Dener Luiz da Silva Por que há variação na forma como o novo coronavírus acomete as pessoas? Por que tem sido considerada uma doença tão imprevisível, a ponto de colocar o mundo “em suspenso”? O estupor diante dessas perguntas pode ser explicado, em parte, na história da Ciência ocidental, por sua especialização exacerbada, sua visualização pela sociedade, as imagens que gera e um certo realismo ingênuo, característico da razão contemporânea. A Ciência, como manifestação da razão no Ocidente, possui uma longa história. Nascida no ambiente ao qual os historiadores, posteriormente, chamaram “época das luzes” (Iluminismo), buscava afastar a razão ideal da crença cega e da aceitação de verdades a partir, exclusivamente, da autoridade.

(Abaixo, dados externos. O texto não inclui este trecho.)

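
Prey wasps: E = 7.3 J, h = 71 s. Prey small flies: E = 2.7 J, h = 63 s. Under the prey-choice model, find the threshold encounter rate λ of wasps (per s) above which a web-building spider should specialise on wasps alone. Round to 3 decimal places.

The zero-one rule: include small flies iff E₂/h₂ > λE₁/(1+λh₁). Equality gives the switch point.
λE₁h₂ = E₂ + λE₂h₁ ⇒ λ = E₂/(E₁h₂ − E₂h₁) = 2.7/(459.9 − 191.7) = 0.01007 per s.

0.010 per s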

Nesse sentido, em seu momento inicial, algumas vezes conflitava com práticas e vivências religiosas próprias do fim da Idade Média e, erroneamente, acabou sendo vista como contrária à fé. Com o Positivismo de Augusto Comte, chegou-se à proposição da razão submetida apenas às leis da aprovação factual positiva. Só é razoável aquilo que for passível de verificação. A racionalidade científica torna-se medida de todas as coisas. Esse conflito

foi, ao longo dos séculos, assumindo diferentes roupagens chegando, no século XXI, à explícita negação das dimensões religiosas ou a negações delimitadas e parciais. Além disso, da crescente especialização e divisão do saber decorre a criação de culturas e linguagens próprias. O “cientificês” obriga-nos a uma alfabetização científica para a leitura e consumo dos produtos da nova era. Especialistas são requeridos para manifestar-se sobre coisas que, antes, eram triviais ou faziam parte da experiência cotidiana. Tais

especialistas, em nome da Ciência, lançam mão de vocabulários específicos e levam ao limite extremo sua vocação universalista. Não existem mais os seres humanos, mas “o” ser humano descrito pelos sociólogos, psicólogos, neurocientistas ou médicos. Do mesmo modo, não há os organismos aos quais se denomina vírus, mas “o” coronavírus, tal qual descrito pela ciência epidemiológica. Sua imagem estampada nos jornais ganha status de entidade própria no imaginário popular. Ao se difundir a imagem, foto-

grafada ou imaginada, do vírus pelas várias mídias, construímos uma ideia dele que, em certo sentido, se aproxima da realidade – porque fundada em representações reais –, mas também a reduz, se não for compreendida como representação. O vírus, nesse sentido, terá uma característica geral, que aquelas representações alcançam, e isso já é um grande auxílio da Ciência. Ele possui, igualmente, porém, realidade única, singular, para cada indivíduo (ou organismo), que a representação não pode alcançar. A variação no efeito que o vírus produz em cada corpo humano é, por si, a integração entre, no mínimo, para sermos didáticos, dois indivíduos singulares (o primeiro, o humano; o segundo, o vírus). Assim como nós somos únicos, originais, também é de se esperar que cada partícula do vírus seja diversa, específica, acoplando-se e provocando reações típicas, mas igualmente singulares. Urge a necessidade de uma razão que se abra às possibilidades do real e não confunda a representação com aquilo que se busca representar (o realismo ingênuo), exigindo que a realidade se comporte segundo a expectativa. Uma razão livre é o de que mais precisamos. Dener Luiz da Silva é professor de Psicologia na Universidade Federal de São João del-Rei (UFSJ).

As opiniões expressas na seção “Opinião” são de responsabilidade do autor e não refletem, necessariamente, os posicionamentos editorais do jornal O SÃO PAULO.